Could Two South Shore Mayors Run For Steve Lynch’s Seat in Congress If Lynch Joins Biden’s Cabinet?

Printed from: https://newbostonpost.com/2021/02/10/could-two-gop-south-shore-mayors-run-for-steve-lynchs-seat-in-congress-if-lynch-joins-bidens-cabinet/

Will Congressman Stephen Lynch (D-South Boston) end up in President Joe Biden’s administration?

On Monday this week, Biden said that he will fill vacancies on the Board of Governors for the U.S. Postal Service. It’s the independent agency that selects the postmaster general. The current postmaster general is Louis DeJoy, a Republican appointed to the position in May 2020. 
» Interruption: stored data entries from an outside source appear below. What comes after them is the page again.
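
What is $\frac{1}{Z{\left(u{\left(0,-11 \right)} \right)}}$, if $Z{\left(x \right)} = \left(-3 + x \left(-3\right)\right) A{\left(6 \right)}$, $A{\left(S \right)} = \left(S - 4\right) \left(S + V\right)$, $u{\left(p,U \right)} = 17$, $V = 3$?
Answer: $- \frac{1}{972} \approx -0.0010288$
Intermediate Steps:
$A{\left(S \right)} = \left(-4 + S\right) \left(3 + S\right)$ ($A{\left(S \right)} = \left(S - 4\right) \left(S + 3\right) = \left(-4 + S\right) \left(3 + S\right)$)
$Z{\left(x \right)} = -54 - 54 x$ ($Z{\left(x \right)} = \left(-3 + x \left(-3\right)\right) \left(-12 + 6^{2} - 6\right) = \left(-3 - 3 x\right) \left(-12 + 36 - 6\right) = \left(-3 - 3 x\right) 18 = -54 - 54 x$)
$\frac{1}{Z{\left(u{\left(0,-11 \right)} \right)}} = \frac{1}{-54 - 918} = \frac{1}{-972} = - \frac{1}{972}$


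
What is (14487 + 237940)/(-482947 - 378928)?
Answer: -36061/123125 ≈ -0.29288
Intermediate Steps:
(14487 + 237940)/(-482947 - 378928) = 252427/(-861875) = 252427*(-1/861875) = -36061/123125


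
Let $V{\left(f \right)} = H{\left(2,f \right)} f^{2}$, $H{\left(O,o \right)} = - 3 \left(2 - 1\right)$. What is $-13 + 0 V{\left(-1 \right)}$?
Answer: $-13$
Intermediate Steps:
$H{\left(O,o \right)} = -3$ ($H{\left(O,o \right)} = \left(-3\right) 1 = -3$)
$V{\left(f \right)} = - 3 f^{2}$
$-13 + 0 V{\left(-1 \right)} = -13 + 0 \left(- 3 \left(-1\right)^{2}\right) = -13 + 0 \left(\left(-3\right) 1\right) = -13 + 0 \left(-3\right) = -13 + 0 = -13$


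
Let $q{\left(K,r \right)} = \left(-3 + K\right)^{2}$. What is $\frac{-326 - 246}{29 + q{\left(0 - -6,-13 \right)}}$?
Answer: $- \frac{286}{19} \approx -15.053$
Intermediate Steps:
$\frac{-326 - 246}{29 + q{\left(0 - -6,-13 \right)}} = \frac{-326 - 246}{29 + \left(-3 + \left(0 - -6\right)\right)^{2}} = - \frac{572}{29 + \left(-3 + \left(0 + 6\right)\right)^{2}} = - \frac{572}{29 + \left(-3 + 6\right)^{2}} = - \frac{572}{29 + 3^{2}} = - \frac{572}{29 + 9} = - \frac{572}{38} = \left(-572\right) \frac{1}{38} = - \frac{286}{19}$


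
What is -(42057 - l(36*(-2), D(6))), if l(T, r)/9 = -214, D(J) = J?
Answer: -43983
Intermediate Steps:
l(T, r) = -1926 (l(T, r) = 9*(-214) = -1926)
-(42057 - l(36*(-2), D(6))) = -(42057 - 1*(-1926)) = -(42057 + 1926) = -1*43983 = -43983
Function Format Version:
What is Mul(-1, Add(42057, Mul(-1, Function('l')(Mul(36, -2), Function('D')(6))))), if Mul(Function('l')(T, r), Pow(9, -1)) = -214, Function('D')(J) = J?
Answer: -43983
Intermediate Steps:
Function('l')(T, r) = -1926 (Function('l')(T, r) = Mul(9, -214) = -1926)
Mul(-1, Add(42057, Mul(-1, Function('l')(Mul(36, -2), Function('D')(6))))) = Mul(-1, Add(42057, Mul(-1, -1926))) = Mul(-1, Add(42057, 1926)) = Mul(-1, 43983) = -43983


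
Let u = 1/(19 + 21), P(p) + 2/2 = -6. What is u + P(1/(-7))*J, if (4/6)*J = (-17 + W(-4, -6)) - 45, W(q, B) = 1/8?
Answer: 51977/80 ≈ 649.71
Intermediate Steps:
P(p) = -7 (P(p) = -1 - 6 = -7)
W(q, B) = ⅛
u = 1/40 ≈ 0.025000
J = -1485/16 (J = 3*((-17 + ⅛) - 45)/2 = 3*(-135/8 - 45)/2 = (3/2)*(-495/8) = -1485/16 ≈ -92.813)
u + P(1/(-7))*J = 1/40 - 7*(-1485/16) = 1/40 + 10395/16 = 51977/80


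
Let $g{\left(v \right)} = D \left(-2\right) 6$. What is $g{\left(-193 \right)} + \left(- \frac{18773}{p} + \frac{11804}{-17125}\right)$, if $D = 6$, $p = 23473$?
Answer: $- \frac{29540771917}{401975125} \approx -73.489$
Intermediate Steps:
$g{\left(v \right)} = -72$ ($g{\left(v \right)} = 6 \left(-2\right) 6 = \left(-12\right) 6 = -72$)
$g{\left(-193 \right)} + \left(- \frac{18773}{p} + \frac{11804}{-17125}\right) = -72 + \left(- \frac{18773}{23473} + \frac{11804}{-17125}\right) = -72 + \left(\left(-18773\right) \frac{1}{23473} + 11804 \left(- \frac{1}{17125}\right)\right) = -72 - \frac{598562917}{401975125} = - \frac{29540771917}{401975125}$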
However, Politico reports that if the Biden administration ousts DeJoy, then Lynch could be a possibility for the position. He has been a staunch defender of the postal service in his time as a congressman and he was an early backer of Biden’s presidential campaign.
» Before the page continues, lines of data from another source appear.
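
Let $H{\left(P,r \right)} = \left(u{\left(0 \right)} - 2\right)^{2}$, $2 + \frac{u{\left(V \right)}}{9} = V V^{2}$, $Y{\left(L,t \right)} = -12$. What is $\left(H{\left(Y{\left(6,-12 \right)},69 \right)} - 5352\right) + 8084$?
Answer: $3132$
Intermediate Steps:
$u{\left(V \right)} = -18 + 9 V^{3}$ ($u{\left(V \right)} = -18 + 9 V V^{2} = -18 + 9 V^{3}$)
$H{\left(P,r \right)} = 400$ ($H{\left(P,r \right)} = \left(\left(-18 + 9 \cdot 0^{3}\right) - 2\right)^{2} = \left(\left(-18 + 9 \cdot 0\right) - 2\right)^{2} = \left(\left(-18 + 0\right) - 2\right)^{2} = \left(-18 - 2\right)^{2} = \left(-20\right)^{2} = 400$)
$\left(H{\left(Y{\left(6,-12 \right)},69 \right)} - 5352\right) + 8084 = \left(400 - 5352\right) + 8084 = -4952 + 8084 = 3132$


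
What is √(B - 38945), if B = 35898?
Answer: I*√3047 ≈ 55.2*I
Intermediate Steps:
√(B - 38945) = √(35898 - 38945) = √(-3047) = I*√3047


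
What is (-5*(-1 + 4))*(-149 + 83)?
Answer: 990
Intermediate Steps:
(-5*(-1 + 4))*(-149 + 83) = -5*3*(-66) = -15*(-66) = 990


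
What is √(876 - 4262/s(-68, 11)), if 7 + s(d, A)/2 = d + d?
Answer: √18218057/143 ≈ 29.848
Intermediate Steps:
s(d, A) = -14 + 4*d (s(d, A) = -14 + 2*(d + d) = -14 + 2*(2*d) = -14 + 4*d)
√(876 - 4262/s(-68, 11)) = √(876 - 4262/(-14 + 4*(-68))) = √(876 - 4262/(-14 - 272)) = √(876 - 4262/(-286)) = √(876 - 4262*(-1/286)) = √(876 + 2131/143) = √(127399/143) = √18218057/143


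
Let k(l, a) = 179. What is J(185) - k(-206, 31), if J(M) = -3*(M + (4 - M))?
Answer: -191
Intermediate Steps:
J(M) = -12 (J(M) = -3*4 = -12)
J(185) - k(-206, 31) = -12 - 1*179 = -12 - 179 = -191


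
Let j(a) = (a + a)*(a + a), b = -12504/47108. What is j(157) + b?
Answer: 1161161966/11777 ≈ 98596.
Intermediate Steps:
b = -3126/11777 (b = -12504*1/47108 = -3126/11777 ≈ -0.26543)
j(a) = 4*a² (j(a) = (2*a)*(2*a) = 4*a²)
j(157) + b = 4*157² - 3126/11777 = 4*24649 - 3126/11777 = 98596 - 3126/11777 = 1161161966/11777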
But if Lynch leaves his job representing the state’s Eighth Congressional District, who will run to replace him?

On the Democratic side, there are many possibilities, but what about people running from the Republican Party and elsewhere? A Massachusetts political insider told NewBostonPost there would be two names to watch out for:  Bob Hedlund and Tom Koch. Both are mayors in the district.
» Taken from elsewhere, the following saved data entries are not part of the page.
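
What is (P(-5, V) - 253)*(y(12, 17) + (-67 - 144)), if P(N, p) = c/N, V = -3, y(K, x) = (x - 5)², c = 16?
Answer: 85827/5 ≈ 17165.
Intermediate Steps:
y(K, x) = (-5 + x)²
P(N, p) = 16/N
(P(-5, V) - 253)*(y(12, 17) + (-67 - 144)) = (16/(-5) - 253)*((-5 + 17)² + (-67 - 144)) = (16*(-⅕) - 253)*(12² - 211) = (-16/5 - 253)*(144 - 211) = -1281/5*(-67) = 85827/5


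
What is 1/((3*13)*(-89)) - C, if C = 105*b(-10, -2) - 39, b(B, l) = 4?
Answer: -1322452/3471 ≈ -381.00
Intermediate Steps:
C = 381 (C = 105*4 - 39 = 420 - 39 = 381)
1/((3*13)*(-89)) - C = 1/((3*13)*(-89)) - 1*381 = 1/(39*(-89)) - 381 = 1/(-3471) - 381 = -1/3471 - 381 = -1322452/3471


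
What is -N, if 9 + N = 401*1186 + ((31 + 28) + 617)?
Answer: -476253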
Hedlund, a Republican, is the mayor of Weymouth. He has served in that post since 2016. Before that, he was the state senator for the Plymouth and Norfolk district in the Massachusetts Senate. He served in that position from 1991 to 1993 and then again from 1995 to 2016.

Back in 2010, Hedlund considered running for a seat in the state’s now-defunct Tenth Congressional District (which included the South Shore) after then-congressman Bill Delahunt (D-Quincy) announced he would not seek re-election. However, Hedlund decided against it — in part because he had a newborn child that year, as The Patriot Ledger reported at the time.

Koch, the other person the political insider mentioned, is the mayor of Quincy. Koch has served in that post since 2007. Formerly a Democrat, he resigned from the party in 2018 after the party chairman Tom Perez said there was no place for pro-lifers in the party. Since Koch is pro-life, he is now unenrolled.

When Koch left the Democratic Party in 2018, he still supported Congressman Lynch, according to Christian Daily, but also said he believed that life begins at conception.

“The party platform is so far left on abortion it’s sickening,” he said, according to Christian Daily.

A special election in the Eighth Congressional would favor the Democrat running for office. It is a D+10 district, according to the Cook Partisan Voting Index. That means it is 10 points more Democratic than the average Congressional district in the country.

Hedlund and Koch could not be reached for comment on Wednesday.